The varied set of responses to a BBC article reflect how powerful and yet, complex a word unbuntu is:
Ubuntu is at the heart of the South African truth and reconciliation process. The term Ubuntu, according to Tutu, has perhaps its equivalent in Western world: “I think therefore I am.” The Ubuntu version of this same concept would be translated as “I am human because I belong. I participate, I share.” Ubuntu embraces the worst in the other with the awareness that I would have done the same evil if I were in their shoes. It comes from the grim realisation that in as much as people are capable of doing good, there is always a danger of an evil force that works at various levels possessing people and making them do things that they would not normally do.

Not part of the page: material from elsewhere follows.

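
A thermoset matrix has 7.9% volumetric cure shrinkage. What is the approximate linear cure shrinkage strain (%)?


Linear shrinkage ≈ vol_shrink/3 = 7.9/3 = 2.633%

2.633%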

Dawit Yehualashet, Ethiopian in Goshen, IN, USA
The essence and depth of ‘ubuntu’ as a concept lies in the age-long African philosophy and practice of communalism and shared objectives. You are your neighbours’ keeper…We are all extricably linked and if you buy into the philosophy of ubuntu then I have your back and you have mine. I am because you are – togetherness is it.
Lawrence Mba, Toronto, Canada
It is refreshing to see a Western leader talk about this concept because many people perceive there to be a clash between Western and non-Western cultures on the question of how to build a society. Do you base it on the concept of the individual where you encourage competition to elicit the best qualities in us? Or do you base it on the concept of the community where you encourage cooperation which may at times, require personal sacrifice for the good of all?